Almost a year ago, when problems in the housing market began making the front page, the Wall Street Journal ran a story about Chapter 13 bankruptcy, saying that “If people knew they had the Chapter 13 option, a lot of people would save their house”. The Journal correctly explained that “the people most likely to benefit from Chapter 13 are those suffering a temporary setback, who expect to be able to cover their mortgage payments in the future.” Around that time, I was just beginning my bankruptcy blog, so I quoted the WSJ article and added something I thought was very important to stress to people who were considering filing bankruptcy. There’s no one right decision when it comes to keeping a home or letting it go. It depends on the situation (see Keeping Home Sweet Home – It Depends!).

(Before I review how bankruptcy relates to foreclosure, and foreclosure to bankruptcy, I absolutely must put in a reminder about timing. That’s because, even when folks have done the right thing by seeking out legal advice, and even though I have almost twenty-five years’ experience working with foreclosures and bankruptcies, it might be too late. Unless those clients have come to me before certain deadlines kick in, there are some kinds of help that simply won’t be available – no matter who’s helping them.)

If a Chapter 13 bankruptcy is filed properly and in time, (assuming the debtor qualifies) it can, as The Bankruptcy Handbook puts it, “stop foreclosure dead in its tracks”. That’s because, under a Chapter 13 reorganization plan, the debtor gets three to five years to pay the arrears on the mortgage. (During those three to five years, though, all the regular mortgage payments will need to be made as each comes due.)

When I began my bankruptcy law practice almost twenty-five years ago, it was typical for people, same as today, to have mortgages on their homes. But, what I find is very different today is, almost all my bankruptcy clients have two mortgages, a first and a second mortgage. And, as you’ll see in a minute, that could turn out to be very important in planning to save a home using a Chapter 13!

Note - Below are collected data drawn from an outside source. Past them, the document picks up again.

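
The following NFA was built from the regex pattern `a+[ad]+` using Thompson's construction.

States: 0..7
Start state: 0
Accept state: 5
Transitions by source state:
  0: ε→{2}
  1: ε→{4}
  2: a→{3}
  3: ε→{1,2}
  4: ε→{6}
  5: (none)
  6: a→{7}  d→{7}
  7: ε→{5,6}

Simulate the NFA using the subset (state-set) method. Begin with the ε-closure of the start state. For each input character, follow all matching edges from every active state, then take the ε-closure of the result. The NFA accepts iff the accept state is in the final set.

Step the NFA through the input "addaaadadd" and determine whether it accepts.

Answer: ACCEPT

Trace:
start: ε-closure({0}) = {0,2}
'a' @ 1: {1,2,3,4,6}
'd' @ 2: {5,6,7}  [accepting]
'd' @ 3: {5,6,7}  [accepting]
'a' @ 4: {5,6,7}  [accepting]
'a' @ 5: {5,6,7}  [accepting]
'a' @ 6: {5,6,7}  [accepting]
'd' @ 7: {5,6,7}  [accepting]
'a' @ 8: {5,6,7}  [accepting]
'd' @ 9: {5,6,7}  [accepting]
'd' @ 10: {5,6,7}  [accepting]
final: {5,6,7}; accept 5 in set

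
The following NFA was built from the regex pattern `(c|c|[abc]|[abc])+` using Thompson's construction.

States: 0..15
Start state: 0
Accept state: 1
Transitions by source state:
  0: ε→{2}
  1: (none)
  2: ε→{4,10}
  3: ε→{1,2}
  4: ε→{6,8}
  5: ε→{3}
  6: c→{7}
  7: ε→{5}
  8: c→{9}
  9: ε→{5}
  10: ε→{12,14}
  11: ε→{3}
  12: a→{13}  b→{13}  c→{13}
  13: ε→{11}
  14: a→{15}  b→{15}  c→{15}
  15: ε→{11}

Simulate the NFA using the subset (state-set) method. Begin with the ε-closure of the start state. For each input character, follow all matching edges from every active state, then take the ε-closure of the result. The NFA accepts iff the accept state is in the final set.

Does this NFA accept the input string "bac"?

Answer: ACCEPT

Trace:
start: ε-closure({0}) = {0,2,4,6,8,10,12,14}
'b' @ 1: {1,2,3,4,6,8,10,11,12,13,14,15}  (accept∈set)
'a' @ 2: {1,2,3,4,6,8,10,11,12,13,14,15}  (accept∈set)
'c' @ 3: {1,2,3,4,5,6,7,8,9,10,11,12,13,14,15}  (accept∈set)
after full input: {1,2,3,4,5,6,7,8,9,10,11,12,13,14,15}  (accept=1 in)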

Without getting very technical, I can just explain that bankruptcy law treats unsecured loans and secured loans differently. When my clients originally took out their mortgages, both their first and the second mortgages were secured, with the first mortgage lender having priority over the second mortgage lender.
Nowadays, it’s very common for homes to be completely “upside down”. That means the house itself has a market value that’s less than the first mortgage, and certainly far less than the first and second mortgage amounts combined…(Are you with me so far?)

Suppose a debtor purchased a home a number of years ago when the price of that home was $300,000, taking out a first mortgage from Lender A for $260,000, and a second mortgage, from Lender B, for $30,000. Today, the market value of that house could very well have dropped to $250,000 or even less. The second mortgage now has absolutely no security backing up the loan, and even the first mortgage lender isn’t fully protected.

Well, in that situation, it’s quite possible the second mortgage could be treated as an unsecured debt, equivalent to a credit card debt. This means the bankruptcy court has the power to totally wipe away the second mortgage, while allowing the debtor to remain in the family home. If the monthly mortgage payment now becomes affordable, that could mean the debtor is able to save his family’s home from foreclosure.

Chapter 13’s not for everyone. But, to some people, saving their home – it means the world!